En vertu de l’article 124- 4 alinéa 2 du code de travail, le délai de préavis que le salarié doit respecter en cas de démission est égal à la moitié du délai de préavis auquel le salarié peut prétendre en cas de licenciement par l’employeur.

L’ancienneté à prendre en considération est, contrairement au principe prévalant en matière d’indemnité de départ, celle existant au moment de la notification du licenciement, respectivement de la démission, et non pas celle au moment de l’expiration du délai de préavis (cf. CSJ 27 avril 1989, no 10814 du rôle, Jean-Luc PUTZ, Vadem ecum, 3 e édition, no 515, p.330).

A étant entré au service de la société S1 par contrat de travail du 1 er décembre 2004 et ayant démissionné par lettre recommandée du 28 novembre 2014, son ancienneté était de moins de dix ans, de sorte que le délai de préavis à respecter était de deux mois.

A ayant respecté ce délai de préavis de deux mois, il en suit que la société S1 est à débouter de sa demande reconventionnelle en paiement d’une indemnité compensatoire de préavis de 1.921,03 euros.

L’appel est partant fondé et il y a lieu de réformer en ce sens le jugement entrepris.

A demande une indemnité de procédure de 1.000 euros sur base de l’article 240 du NCPC.

La société S1 s’y oppose au motif que le salarié est syndicalisé et n’a pas besoin de payer les frais d’avocat.

Elle demande de son côté une indemnité de procédure de 1.000 euros, ce compte tenu de « l’acharnement procédural de l’appelant (référé, fond et appel.) ».

Eu égard à l’issue du litige, A peut en principe prétendre à une indemnité de procédure. Etant donné cependant qu’il ne justifie pas avoir fait l’avance des frais d’avocat, sa demande sur base de l’article 240 du NCPC n’est pas fondée.

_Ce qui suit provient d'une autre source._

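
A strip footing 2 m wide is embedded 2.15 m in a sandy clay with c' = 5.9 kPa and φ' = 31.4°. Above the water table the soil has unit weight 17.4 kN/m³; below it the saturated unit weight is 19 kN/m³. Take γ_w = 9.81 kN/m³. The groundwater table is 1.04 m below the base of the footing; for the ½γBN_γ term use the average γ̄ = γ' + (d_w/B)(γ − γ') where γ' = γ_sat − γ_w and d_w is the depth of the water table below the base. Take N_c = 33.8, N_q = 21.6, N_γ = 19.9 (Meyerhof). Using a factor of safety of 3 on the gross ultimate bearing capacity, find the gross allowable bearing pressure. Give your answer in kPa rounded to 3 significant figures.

q_all ≈ 425 kPa

q = γ·D_f = 17.4 × 2.15 = 37.41 kPa.
γ' = 9.19 kN/m³; averaging over the depth B below the base, γ̄ = γ' + (d_w/B)(γ − γ') = 13.459 kN/m³.
c·N_c = 5.9 × 33.8 = 199.42 kPa
q·N_q = 37.41 × 21.6 = 808.06 kPa
0.5·γ·B·N_γ = 0.5 × 13.459 × 2 × 19.9 = 267.84 kPa
q_ult = 199.42 + 808.06 + 267.84 = 1275.3 kPa.
q_all = 1275.3 / 3 = 425.1 kPa.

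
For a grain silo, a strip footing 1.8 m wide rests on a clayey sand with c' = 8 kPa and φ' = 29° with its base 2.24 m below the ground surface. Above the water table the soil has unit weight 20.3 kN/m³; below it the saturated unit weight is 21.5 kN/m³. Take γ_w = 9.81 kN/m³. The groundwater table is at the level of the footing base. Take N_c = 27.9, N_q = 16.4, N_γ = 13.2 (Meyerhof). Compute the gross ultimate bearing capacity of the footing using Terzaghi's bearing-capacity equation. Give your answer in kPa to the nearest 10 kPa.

q_ult ≈ 1110 kPa

q = γ·D_f = 20.3 × 2.24 = 45.472 kPa.
For the ½γBN_γ term take γ' = 21.5 − 9.81 = 11.69 kN/m³ (soil below base is submerged).
c·N_c = 8 × 27.9 = 223.2 kPa
q·N_q = 45.472 × 16.4 = 745.74 kPa
0.5·γ·B·N_γ = 0.5 × 11.69 × 1.8 × 13.2 = 138.88 kPa
q_ult = 223.2 + 745.74 + 138.88 = 1107.8 kPa.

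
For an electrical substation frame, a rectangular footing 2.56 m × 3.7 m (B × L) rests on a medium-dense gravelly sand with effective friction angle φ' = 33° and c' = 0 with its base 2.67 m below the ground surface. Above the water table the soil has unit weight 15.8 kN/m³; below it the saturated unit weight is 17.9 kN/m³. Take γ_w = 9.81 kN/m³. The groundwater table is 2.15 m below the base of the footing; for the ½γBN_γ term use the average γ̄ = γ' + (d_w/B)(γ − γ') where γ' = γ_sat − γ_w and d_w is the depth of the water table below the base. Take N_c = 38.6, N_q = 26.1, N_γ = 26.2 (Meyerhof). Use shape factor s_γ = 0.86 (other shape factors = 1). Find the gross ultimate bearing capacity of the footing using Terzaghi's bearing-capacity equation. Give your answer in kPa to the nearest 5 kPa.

q_ult ≈ 1520 kPa

Effective surcharge at the founding depth q = γ·D_f = 15.8 × 2.67 = 42.186 kPa.
With d_w = 2.15 m < B, γ̄ = 8.09 + (2.15/2.56) × (15.8 − 8.09) = 14.565 kN/m³.
q_ult = q·N_q + 0.5·γ·B·N_γ·s_γ
     = 42.186 × 26.1 + 0.5 × 14.565 × 2.56 × 26.2 × 0.86
     = 1101.1 + 420.07 = 1521.1 kPa.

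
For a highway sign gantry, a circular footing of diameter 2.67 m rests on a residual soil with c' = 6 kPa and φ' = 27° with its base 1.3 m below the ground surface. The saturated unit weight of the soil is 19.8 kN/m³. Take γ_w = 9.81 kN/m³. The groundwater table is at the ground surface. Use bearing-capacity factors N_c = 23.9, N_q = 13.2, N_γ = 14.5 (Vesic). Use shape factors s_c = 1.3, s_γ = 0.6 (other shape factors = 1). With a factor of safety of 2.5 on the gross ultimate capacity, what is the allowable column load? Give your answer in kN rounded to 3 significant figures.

With the water table at the surface the whole profile is submerged: γ' = 19.8 − 9.81 = 9.99 kN/m³, so q = γ'·D_f = 12.987 kPa; the same γ' applies in the ½γBN_γ term.
q_ult = c·N_c·s_c + q·N_q + 0.5·γ·B·N_γ·s_γ
     = 6 × 23.9 × 1.3 + 12.987 × 13.2 + 0.5 × 9.99 × 2.67 × 14.5 × 0.6
     = 186.42 + 171.43 + 116.03 = 473.88 kPa.
Gross allowable pressure q_all = 473.88 / 2.5 = 189.55 kPa.
Footing area = 5.599 m², so allowable column load = 189.55 × 5.599 = 1061.3 kN.

P_all ≈ 1060 kN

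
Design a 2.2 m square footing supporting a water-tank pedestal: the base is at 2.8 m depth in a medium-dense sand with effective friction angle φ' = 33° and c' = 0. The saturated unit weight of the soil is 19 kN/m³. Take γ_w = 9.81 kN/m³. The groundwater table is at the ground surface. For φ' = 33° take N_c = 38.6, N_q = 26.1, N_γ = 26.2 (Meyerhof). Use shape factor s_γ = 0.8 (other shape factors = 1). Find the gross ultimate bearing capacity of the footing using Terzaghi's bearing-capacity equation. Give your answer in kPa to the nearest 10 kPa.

q_ult ≈ 880 kPa

With the water table at the surface the whole profile is submerged: γ' = 19 − 9.81 = 9.19 kN/m³, so q = γ'·D_f = 25.732 kPa; the same γ' applies in the ½γBN_γ term.
q_ult = q·N_q + 0.5·γ·B·N_γ·s_γ
     = 25.732 × 26.1 + 0.5 × 9.19 × 2.2 × 26.2 × 0.8
     = 671.61 + 211.88 = 883.49 kPa.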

La société S1 succombant en instance d’appel, sa demande sur base de l’article 240 du NCPC n’est pas non plus fondée.

PAR CES MOTIFS :

la Cour d’appel, troisième chambre, siégeant en matière de droit du travail, statuant contradictoirement, sur le rapport oral du magistrat de la mise en état,

reçoit l’appel ;

le dit fondé ;

dit non fondée la demande reconventionnelle de la société à responsabilité limitée S1 s.à r.l. ;

partant décharge A de la condamnation au paiement du montant de 1.921,03 euros ;

dit non fondées les demandes respectives des parties sur base de l’article 240 du NCPC ;

condamne la société à responsabilité limitée S1 s.à r.l. à tous les frais et dépens des deux instances et ordonne la distraction des dépens de l’instance d’appel au profit de Maître Fabienne MONDOT qui la demande affirmant en avoir fait l’avance.

La lecture du présent arrêt a été faite en la susdite audience publique par Madame la présidente de chambre Ria LUTZ, en présence du greffier Isabelle HIPPERT.